CORS and remote web content rendering with WSRP and the Web Content Viewer
Cross-origin resource sharing (CORS) describes a mechanism for supporting requests that a web page sends to a server that is not in the same domain as the originating web page. The CORS concept must be supported by both the web browser and the server.
For more information about the CORS support in IBM® WebSphere® Portal, read Manage CORS in WebSphere Portal.
If you use remote rendering with WSRP and the Web Content Viewer portlet as your web content delivery model, you must make yourself familiar with CORS. In the Edit shared settings and Configure modes, a consumed Web Content Viewer portlet uses XMLHttpRequests to load information from the remote web content portal. CORS can prevent this remote connection from being successful. Usually, the remote web content portal that acts as the WSRP Producer is in a different domain than the portal with the Web Content Viewer portlet that acts as the WSRP Consumer. Therefore, the Producer portal can reject XMLHttpRequests when you try to configure the consumed Web Content Viewer portlet on your Consumer portal.
Web browsers can implement CORS in different ways or not at all. Therefore, you might experience issues only when you use a specific web browser. In case of such issues, the JavaScript console shows that requests made by the Web Content Viewer portlet result in an error with HTTP status code 403 (Forbidden). Example: PROPFIND http://WSRP_CONSUMER_HOSTNAME:WSRP_CONSUMER_PORT/WSRP_CONSUMER_CONTEXT_ROOT/WsrpProxyPortlet/ResourceProxy/.../WSRP_PRODUCER_CONTEXT_ROOT/mycontenthandler/dav/content/libraries/ 403 (Forbidden)

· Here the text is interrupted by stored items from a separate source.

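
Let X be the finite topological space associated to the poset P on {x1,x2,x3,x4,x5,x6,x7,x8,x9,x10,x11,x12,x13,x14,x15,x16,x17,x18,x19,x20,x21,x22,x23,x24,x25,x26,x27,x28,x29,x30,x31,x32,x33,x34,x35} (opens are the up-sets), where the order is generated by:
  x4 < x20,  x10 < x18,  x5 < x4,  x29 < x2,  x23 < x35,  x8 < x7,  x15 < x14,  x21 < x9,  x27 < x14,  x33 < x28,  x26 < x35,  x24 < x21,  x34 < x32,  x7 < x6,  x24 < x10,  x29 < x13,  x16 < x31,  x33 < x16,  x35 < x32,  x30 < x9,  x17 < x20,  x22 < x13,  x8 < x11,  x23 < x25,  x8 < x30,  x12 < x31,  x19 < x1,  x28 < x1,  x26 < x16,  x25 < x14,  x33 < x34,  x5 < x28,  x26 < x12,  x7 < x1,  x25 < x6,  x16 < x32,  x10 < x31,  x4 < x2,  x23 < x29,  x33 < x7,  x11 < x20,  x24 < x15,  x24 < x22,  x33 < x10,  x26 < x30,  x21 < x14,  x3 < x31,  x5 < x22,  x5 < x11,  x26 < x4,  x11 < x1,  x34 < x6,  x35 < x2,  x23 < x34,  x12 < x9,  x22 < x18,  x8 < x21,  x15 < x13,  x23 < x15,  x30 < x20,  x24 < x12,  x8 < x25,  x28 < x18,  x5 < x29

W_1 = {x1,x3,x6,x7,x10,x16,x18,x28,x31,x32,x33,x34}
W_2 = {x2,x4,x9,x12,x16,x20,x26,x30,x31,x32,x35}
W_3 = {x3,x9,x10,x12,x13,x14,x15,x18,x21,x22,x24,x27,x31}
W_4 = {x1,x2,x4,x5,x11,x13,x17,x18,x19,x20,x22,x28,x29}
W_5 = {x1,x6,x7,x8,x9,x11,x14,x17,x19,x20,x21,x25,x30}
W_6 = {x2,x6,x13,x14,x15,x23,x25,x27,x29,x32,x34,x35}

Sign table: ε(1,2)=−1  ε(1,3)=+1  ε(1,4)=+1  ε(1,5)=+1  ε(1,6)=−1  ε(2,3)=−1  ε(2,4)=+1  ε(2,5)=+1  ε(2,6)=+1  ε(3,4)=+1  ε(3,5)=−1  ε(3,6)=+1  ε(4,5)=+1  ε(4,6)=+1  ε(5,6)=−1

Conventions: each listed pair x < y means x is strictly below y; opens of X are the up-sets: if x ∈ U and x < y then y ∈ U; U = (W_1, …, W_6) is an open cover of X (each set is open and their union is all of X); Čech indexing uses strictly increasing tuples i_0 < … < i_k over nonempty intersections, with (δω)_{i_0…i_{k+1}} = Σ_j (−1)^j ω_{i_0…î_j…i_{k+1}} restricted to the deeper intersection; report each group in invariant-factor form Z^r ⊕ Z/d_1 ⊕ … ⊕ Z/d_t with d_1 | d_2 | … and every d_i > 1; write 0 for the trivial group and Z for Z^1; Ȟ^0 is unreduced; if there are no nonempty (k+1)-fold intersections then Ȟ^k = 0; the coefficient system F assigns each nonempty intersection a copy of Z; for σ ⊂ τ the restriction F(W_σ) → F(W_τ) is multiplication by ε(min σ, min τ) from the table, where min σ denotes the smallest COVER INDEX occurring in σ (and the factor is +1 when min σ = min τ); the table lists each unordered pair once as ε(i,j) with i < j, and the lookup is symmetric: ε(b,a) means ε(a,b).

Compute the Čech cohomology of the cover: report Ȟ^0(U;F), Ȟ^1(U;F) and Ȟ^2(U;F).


nerve simplices:
  W12={x16,x31,x32} W13={x3,x10,x18,x31} W14={x1,x18,x28} W15={x1,x6,x7} W16={x6,x32,x34} W23={x9,x12,x31} W24={x2,x4,x20} W25={x9,x20,x30} W26={x2,x32,x35} W34={x13,x18,x22} W35={x9,x14,x21} W36={x13,x14,x15,x27} W45={x1,x11,x17,x19,x20} W46={x2,x13,x29} W56={x6,x14,x25}
  W123={x31} W126={x32} W134={x18} W145={x1} W156={x6} W235={x9} W245={x20} W246={x2} W346={x13} W356={x14}
C dims 6,15,10; δ0: rk 6, SNF 1^5·2; δ1: rk 9, SNF 1^9
degree 0: 6−6−0 = 0 → Ȟ^0 ≅ 0
degree 1: 15−9−6 = 0 plus torsion [2] → Ȟ^1 ≅ Z/2
degree 2: 10−0−9 = 1 → Ȟ^2 ≅ Z

Ȟ^0(U;F) ≅ 0, Ȟ^1(U;F) ≅ Z/2, Ȟ^2(U;F) ≅ Z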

- The best solution is to add the WSRP consumer as a trusted origin
to the whitelist of the WSRP Producer. For more information, read Manage
CORS in WebSphere Portal. Note: If you choose this option, be aware that you might need to repeat this configuration after you upgrade or migrate your WebSphere Portal to a newer version.
- Configure the WSRP resource proxy of the WSRP consumer to prevent
it from forwarding the Origin HTTP
header that CORS uses. If the requests do not contain the header,
the remote web content portal does not reject the requests. For more
information, read Customizing the WSRP resource proxy HTTP header
forwarding behavior. Note: If you choose this option, make sure that you fully understand the implications of removing the Origin HTTP header. The target server treats all requests that are made through the WSRP resource proxy as same-origin requests, even if the target server supports CORS and normally rejects requests from that domain.
- Disable the CORS support of the WSRP Producer portal. To disable
CORS, set the property com.ibm.portal.csrf.enabled of
the portal WP Configuration Service resource environment provider
to false. Then, restart your portal
for the changes to take effect. For details, about how to set portal
service configuration properties, read Setting service configuration
properties.Note: If you choose this option, make sure that you fully understand the implications of disabling the CORS support. With disabled CORS support, the portal accepts all cross-origin requests that it rejects if the CORS support is enabled.